Just in time he handed her another of the white folded handkerchiefs. While she sneezed into it, he took the slicker and snapped it around her. “That cold coming on is not going to get you off the hook. It just buys you some time. Sit down by the fire until I saddle the horses. The storm is over. You can wear that blanket beneath the slicker back to camp. Tomorrow you're going back to the ranch.”

“But Leon can't possibly manage the chuckwagon by himself!”

“He won't have to. Toby came in the plane with me. He can take over now. I'd be taking you back with me in any event. I can't risk your splitting any more loyalties, now can I? No matter how innocently. And, Miss Cara, be convinced that I intend to find out just how innocent you are. If that prospect frightens you, you can always sign over Ryan's share to me and leave. The choice is up to you.”
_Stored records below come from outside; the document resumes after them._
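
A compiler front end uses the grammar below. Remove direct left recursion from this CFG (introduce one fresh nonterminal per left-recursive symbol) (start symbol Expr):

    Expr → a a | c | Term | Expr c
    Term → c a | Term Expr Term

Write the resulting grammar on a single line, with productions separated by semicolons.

Directly left-recursive nonterminals: Expr, Term.
For Expr: α = {c}, β = {a a, c, Term}. Rewrite as Expr → β Expr1 and Expr1 → α Expr1 | ε.
For Term: α = {Expr Term}, β = {c a}. Rewrite as Term → β Term1 and Term1 → α Term1 | ε.

Expr → a a Expr1 | c Expr1 | Term Expr1; Term → c a Term1; Expr1 → c Expr1 | ε; Term1 → Expr Term Term1 | ε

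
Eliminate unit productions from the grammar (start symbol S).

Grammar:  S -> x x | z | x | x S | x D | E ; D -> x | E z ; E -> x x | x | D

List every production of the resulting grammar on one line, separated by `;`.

S -> x x | x | E z | z | x S | x D; D -> x | E z; E -> x x | x | E z

Unit pairs: E ⇒* {D}; S ⇒* {D, E}.
For each unit pair (A, B), copy every non-unit production of B to A, then drop all unit productions.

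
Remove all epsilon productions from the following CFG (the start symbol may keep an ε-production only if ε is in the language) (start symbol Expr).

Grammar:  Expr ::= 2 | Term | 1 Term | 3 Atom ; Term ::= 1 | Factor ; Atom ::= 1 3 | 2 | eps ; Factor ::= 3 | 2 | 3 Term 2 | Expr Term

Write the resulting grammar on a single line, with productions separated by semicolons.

Nullable nonterminals: {Atom}.
ε ∉ L(G), so no ε-production is kept.
For each production, add variants omitting each subset of nullable occurrences: Expr → 3 Atom gives 3 Atom | 3.

Expr ::= 2 | Term | 1 Term | 3 Atom | 3; Term ::= 1 | Factor; Atom ::= 1 3 | 2; Factor ::= 3 | 2 | 3 Term 2 | Expr Term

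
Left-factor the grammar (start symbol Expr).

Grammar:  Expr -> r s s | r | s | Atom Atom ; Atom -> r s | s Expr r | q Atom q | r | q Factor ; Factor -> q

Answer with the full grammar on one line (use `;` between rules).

Expr has alternatives sharing prefix 'r': factor to Expr → r Expr1 with Expr1 → s s | ε.
Atom has alternatives sharing prefix 'r': factor to Atom → r Atom1 with Atom1 → s | ε.
Atom has alternatives sharing prefix 'q': factor to Atom → q Atom2 with Atom2 → Atom q | Factor.

Expr -> s | Atom Atom | r Expr1; Atom -> s Expr r | r Atom1 | q Atom2; Factor -> q; Expr1 -> s s | eps; Atom1 -> s | eps; Atom2 -> Atom q | Factor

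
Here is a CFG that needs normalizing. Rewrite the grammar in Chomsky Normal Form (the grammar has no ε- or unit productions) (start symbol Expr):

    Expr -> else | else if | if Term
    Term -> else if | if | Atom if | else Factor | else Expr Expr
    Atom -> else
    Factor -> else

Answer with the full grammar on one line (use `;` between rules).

Expr -> else | X1 X2 | X2 Term; Term -> X1 X2 | if | Atom X2 | X1 Factor | X1 Y1; Atom -> else; Factor -> else; X1 -> else; X2 -> if; Y1 -> Expr Expr

Introduce a nonterminal for each terminal appearing in a rule of length ≥ 2: X1 → else, X2 → if.
Binarize each right-hand side of length ≥ 3 by chaining fresh nonterminals (Y1, Y2, …): affected rules were Term → X1 Expr Expr.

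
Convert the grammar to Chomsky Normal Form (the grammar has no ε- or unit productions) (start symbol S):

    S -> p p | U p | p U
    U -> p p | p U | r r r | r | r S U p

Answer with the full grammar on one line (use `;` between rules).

Introduce a nonterminal for each terminal appearing in a rule of length ≥ 2: X1 → p, X2 → r.
Binarize each right-hand side of length ≥ 3 by chaining fresh nonterminals (Y1, Y2, …): affected rules were U → X2 X2 X2; U → X2 S U X1.

S -> X1 X1 | U X1 | X1 U; U -> X1 X1 | X1 U | X2 Y1 | r | X2 Y2; X1 -> p; X2 -> r; Y1 -> X2 X2; Y2 -> S Y3; Y3 -> U X1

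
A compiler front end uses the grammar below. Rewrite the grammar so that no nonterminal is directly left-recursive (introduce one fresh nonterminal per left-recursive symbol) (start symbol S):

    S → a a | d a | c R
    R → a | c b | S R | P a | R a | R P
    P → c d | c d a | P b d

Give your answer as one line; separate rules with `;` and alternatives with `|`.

Directly left-recursive nonterminals: R, P.
For R: α = {a, P}, β = {a, c b, S R, P a}. Rewrite as R → β R' and R' → α R' | ε.
For P: α = {b d}, β = {c d, c d a}. Rewrite as P → β P' and P' → α P' | ε.

S → a a | d a | c R; R → a R' | c b R' | S R R' | P a R'; P → c d P' | c d a P'; R' → a R' | P R' | ε; P' → b d P' | ε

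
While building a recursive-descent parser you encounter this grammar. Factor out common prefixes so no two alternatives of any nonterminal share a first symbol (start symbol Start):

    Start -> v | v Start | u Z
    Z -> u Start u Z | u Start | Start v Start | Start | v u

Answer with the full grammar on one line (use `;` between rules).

Start has alternatives sharing prefix 'v': factor to Start → v Start1 with Start1 → ε | Start.
Z has alternatives sharing prefix 'u Start': factor to Z → u Start Z1 with Z1 → u Z | ε.
Z has alternatives sharing prefix 'Start': factor to Z → Start Z2 with Z2 → v Start | ε.

Start -> u Z | v Start1; Z -> v u | u Start Z1 | Start Z2; Start1 -> epsilon | Start; Z1 -> u Z | epsilon; Z2 -> v Start | epsilon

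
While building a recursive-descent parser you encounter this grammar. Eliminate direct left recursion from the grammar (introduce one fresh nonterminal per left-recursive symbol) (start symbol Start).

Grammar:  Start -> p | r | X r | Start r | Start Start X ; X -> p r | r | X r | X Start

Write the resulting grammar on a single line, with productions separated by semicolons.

Start -> p Start1 | r Start1 | X r Start1; X -> p r X1 | r X1; Start1 -> r Start1 | Start X Start1 | epsilon; X1 -> r X1 | Start X1 | epsilon

Left recursion appears on Start, X.
For Start: α = {r, Start X}, β = {p, r, X r}. Rewrite as Start → β Start1 and Start1 → α Start1 | ε.
For X: α = {r, Start}, β = {p r, r}. Rewrite as X → β X1 and X1 → α X1 | ε.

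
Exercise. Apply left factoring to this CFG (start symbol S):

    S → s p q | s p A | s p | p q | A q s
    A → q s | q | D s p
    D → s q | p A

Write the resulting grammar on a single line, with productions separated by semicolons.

S has alternatives sharing prefix 's p': factor to S → s p S' with S' → q | A | ε.
A has alternatives sharing prefix 'q': factor to A → q A' with A' → s | ε.

S → p q | A q s | s p S'; A → D s p | q A'; D → s q | p A; S' → q | A | eps; A' → s | eps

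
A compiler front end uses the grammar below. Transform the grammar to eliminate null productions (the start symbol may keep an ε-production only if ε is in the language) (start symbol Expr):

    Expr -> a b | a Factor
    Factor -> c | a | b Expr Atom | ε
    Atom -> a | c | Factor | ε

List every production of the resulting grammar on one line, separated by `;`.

Expr -> a b | a Factor | a; Factor -> c | a | b Expr Atom | b Expr; Atom -> a | c | Factor

Nullable set = {Atom, Factor}.
ε ∉ L(G), so no ε-production is kept.
Add the nullable-subset variants: Expr → a Factor gives a Factor | a. Factor → b Expr Atom gives b Expr Atom | b Expr.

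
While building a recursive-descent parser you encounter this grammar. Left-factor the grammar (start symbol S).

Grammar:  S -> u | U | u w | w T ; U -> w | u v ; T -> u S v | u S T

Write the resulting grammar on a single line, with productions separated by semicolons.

S -> U | w T | u S'; U -> w | u v; T -> u S T'; S' -> epsilon | w; T' -> v | T

S has alternatives sharing prefix 'u': factor to S → u S' with S' → ε | w.
T has alternatives sharing prefix 'u S': factor to T → u S T' with T' → v | T.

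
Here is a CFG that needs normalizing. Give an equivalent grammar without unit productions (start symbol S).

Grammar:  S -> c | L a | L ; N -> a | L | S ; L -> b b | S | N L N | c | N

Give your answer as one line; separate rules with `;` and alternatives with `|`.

S -> b b | N L N | c | L a | a; N -> b b | N L N | c | L a | a; L -> b b | N L N | c | L a | a

Unit pairs: L ⇒* {N, S}; N ⇒* {L, S}; S ⇒* {L, N}.
For every A with A ⇒* B via unit rules, add B's non-unit alternatives to A; then delete every rule of the form X → Y.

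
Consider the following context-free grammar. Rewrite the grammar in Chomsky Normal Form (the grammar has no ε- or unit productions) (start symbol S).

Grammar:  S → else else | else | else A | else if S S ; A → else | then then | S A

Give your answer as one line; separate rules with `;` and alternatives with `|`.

Introduce a nonterminal for each terminal appearing in a rule of length ≥ 2: X1 → else, X2 → if, X3 → then.
Binarize each right-hand side of length ≥ 3 by chaining fresh nonterminals (Y1, Y2, …): affected rules were S → X1 X2 S S.

S → X1 X1 | else | X1 A | X1 Y1; A → else | X3 X3 | S A; X1 → else; X2 → if; X3 → then; Y1 → X2 Y2; Y2 → S S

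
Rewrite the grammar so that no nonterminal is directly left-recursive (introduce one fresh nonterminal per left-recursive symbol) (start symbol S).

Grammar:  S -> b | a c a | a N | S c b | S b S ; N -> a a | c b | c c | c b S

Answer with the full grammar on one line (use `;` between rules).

Left recursion appears on S.
For S: α = {c b, b S}, β = {b, a c a, a N}. Rewrite as S → β S' and S' → α S' | ε.

S -> b S' | a c a S' | a N S'; N -> a a | c b | c c | c b S; S' -> c b S' | b S S' | ε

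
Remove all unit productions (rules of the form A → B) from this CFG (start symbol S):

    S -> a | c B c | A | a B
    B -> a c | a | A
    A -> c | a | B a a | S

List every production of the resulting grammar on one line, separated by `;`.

Unit pairs: A ⇒* {S}; B ⇒* {A, S}; S ⇒* {A}.
Replace each nonterminal's rules with the union of the non-unit rules of every nonterminal it unit-derives.

S -> a | c B c | a B | c | B a a; B -> a c | a | c B c | a B | c | B a a; A -> a | c B c | a B | c | B a a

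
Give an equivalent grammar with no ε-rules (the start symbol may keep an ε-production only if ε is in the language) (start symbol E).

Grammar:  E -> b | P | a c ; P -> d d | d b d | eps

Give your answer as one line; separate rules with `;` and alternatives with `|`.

Nullable set = {E, P}.
ε ∈ L(G) since E is nullable, so keep E → ε.

E -> b | P | a c | eps; P -> d d | d b d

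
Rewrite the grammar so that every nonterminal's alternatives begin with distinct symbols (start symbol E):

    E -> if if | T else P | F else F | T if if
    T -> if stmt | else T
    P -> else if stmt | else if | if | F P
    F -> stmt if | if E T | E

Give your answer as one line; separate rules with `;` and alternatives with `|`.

E -> if if | F else F | T E'; T -> if stmt | else T; P -> if | F P | else if P'; F -> stmt if | if E T | E; E' -> else P | if if; P' -> stmt | ε

E has alternatives sharing prefix 'T': factor to E → T E' with E' → else P | if if.
P has alternatives sharing prefix 'else if': factor to P → else if P' with P' → stmt | ε.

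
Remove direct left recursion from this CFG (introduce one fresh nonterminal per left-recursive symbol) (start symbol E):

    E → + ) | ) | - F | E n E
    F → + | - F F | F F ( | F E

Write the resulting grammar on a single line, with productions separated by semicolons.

Left recursion appears on E, F.
For E: α = {n E}, β = {+ ), ), - F}. Rewrite as E → β E' and E' → α E' | ε.
For F: α = {F (, E}, β = {+, - F F}. Rewrite as F → β F' and F' → α F' | ε.

E → + ) E' | ) E' | - F E'; F → + F' | - F F F'; E' → n E E' | ε; F' → F ( F' | E F' | ε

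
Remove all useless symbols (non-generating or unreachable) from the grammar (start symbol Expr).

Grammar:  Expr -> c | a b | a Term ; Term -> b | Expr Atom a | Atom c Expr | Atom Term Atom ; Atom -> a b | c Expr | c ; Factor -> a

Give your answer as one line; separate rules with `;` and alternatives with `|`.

Expr -> c | a b | a Term; Term -> b | Expr Atom a | Atom c Expr | Atom Term Atom; Atom -> a b | c Expr | c

Generating nonterminals: {Atom, Expr, Factor, Term}.
Reachable from Expr after that: {Atom, Expr, Term}.
Removed useless symbols: {Factor} and every production mentioning them.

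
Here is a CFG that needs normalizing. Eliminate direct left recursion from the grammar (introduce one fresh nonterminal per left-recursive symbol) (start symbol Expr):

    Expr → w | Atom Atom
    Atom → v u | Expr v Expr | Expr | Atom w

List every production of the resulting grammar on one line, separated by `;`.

Expr → w | Atom Atom; Atom → v u Atom1 | Expr v Expr Atom1 | Expr Atom1; Atom1 → w Atom1 | epsilon

Atom is directly left-recursive.
For Atom: α = {w}, β = {v u, Expr v Expr, Expr}. Rewrite as Atom → β Atom1 and Atom1 → α Atom1 | ε.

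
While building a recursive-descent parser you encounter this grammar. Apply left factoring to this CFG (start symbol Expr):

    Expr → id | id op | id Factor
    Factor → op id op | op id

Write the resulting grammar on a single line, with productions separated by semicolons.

Expr → id Expr1; Factor → op id Factor1; Expr1 → ε | op | Factor; Factor1 → op | ε

Expr has alternatives sharing prefix 'id': factor to Expr → id Expr1 with Expr1 → ε | op | Factor.
Factor has alternatives sharing prefix 'op id': factor to Factor → op id Factor1 with Factor1 → op | ε.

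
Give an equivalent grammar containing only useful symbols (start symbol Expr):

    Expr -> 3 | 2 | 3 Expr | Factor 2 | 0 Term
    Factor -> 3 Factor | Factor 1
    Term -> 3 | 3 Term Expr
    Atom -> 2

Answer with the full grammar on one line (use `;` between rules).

Expr -> 3 | 2 | 3 Expr | 0 Term; Term -> 3 | 3 Term Expr

Generating nonterminals: {Atom, Expr, Term}.
Reachable from Expr after that: {Expr, Term}.
Removed useless symbols: {Atom, Factor} and every production mentioning them.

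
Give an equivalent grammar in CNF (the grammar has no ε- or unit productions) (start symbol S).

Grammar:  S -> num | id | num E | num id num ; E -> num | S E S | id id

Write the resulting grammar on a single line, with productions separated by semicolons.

S -> num | id | X1 E | X1 Y1; E -> num | S Y2 | X2 X2; X1 -> num; X2 -> id; Y1 -> X2 X1; Y2 -> E S

Introduce a nonterminal for each terminal appearing in a rule of length ≥ 2: X1 → num, X2 → id.
Binarize each right-hand side of length ≥ 3 by chaining fresh nonterminals (Y1, Y2, …): affected rules were S → X1 X2 X1; E → S E S.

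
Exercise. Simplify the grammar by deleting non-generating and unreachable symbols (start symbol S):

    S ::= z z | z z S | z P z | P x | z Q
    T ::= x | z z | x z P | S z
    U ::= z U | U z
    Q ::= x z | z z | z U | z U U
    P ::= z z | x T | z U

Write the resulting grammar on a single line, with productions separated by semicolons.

Generating nonterminals: {P, Q, S, T}.
Reachable from S after that: {P, Q, S, T}.
Removed useless symbols: {U} and every production mentioning them.

S ::= z z | z z S | z P z | P x | z Q; T ::= x | z z | x z P | S z; Q ::= x z | z z; P ::= z z | x T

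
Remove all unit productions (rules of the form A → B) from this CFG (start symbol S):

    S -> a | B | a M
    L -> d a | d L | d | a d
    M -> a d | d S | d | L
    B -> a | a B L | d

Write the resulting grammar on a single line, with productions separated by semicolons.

S -> a | a B L | d | a M; L -> d a | d L | d | a d; M -> d a | d L | d | a d | d S; B -> a | a B L | d

Unit pairs: M ⇒* {L}; S ⇒* {B}.
For each unit pair (A, B), copy every non-unit production of B to A, then drop all unit productions.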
The next morning as they flew over the vast, pumping jack–studded acres that made up Jeth Langston's empire, Cara saw that in her absence spring had arrived at La Tierra Conquistada. The cactus, all varieties and shapes, were flowering, and the rangeland grass shone tender and green under the spring sun. She had forgotten how huge and sprawling the house and ranch compound were. From the air, the swimming pool sparkled blue and clear, and she wondered if Jeth had been able to get in his daily swims on his visits back to the ranch.

“Lucky for me your cold didn't materialize,” Jeth said when he handed Cara down from the plane. The cool gray eyes held a mocking glitter. “You'll have dinner with me tonight. You still haven't played for me. Wear something pretty and join me in the study at seven.”

Before she could reply, he was striding off toward the ranch headquarters. The pilot, a wizened, middle-aged man who served as a cowhand when he wasn't flying his employer's plane, taxied the Bonanza toward its hanger.

Left alone, Cara began the long walk to the house. It was true she did not have the usual symptoms of a cold, but her joints ached and she had a headache.

When Cara greeted her in the kitchen, the housekeeper instantly snapped, “What's the matter with you? Your eyes look bleary.”

“I—I think I'm coming down with something, Fiona. I got caught in a rainstorm yesterday.”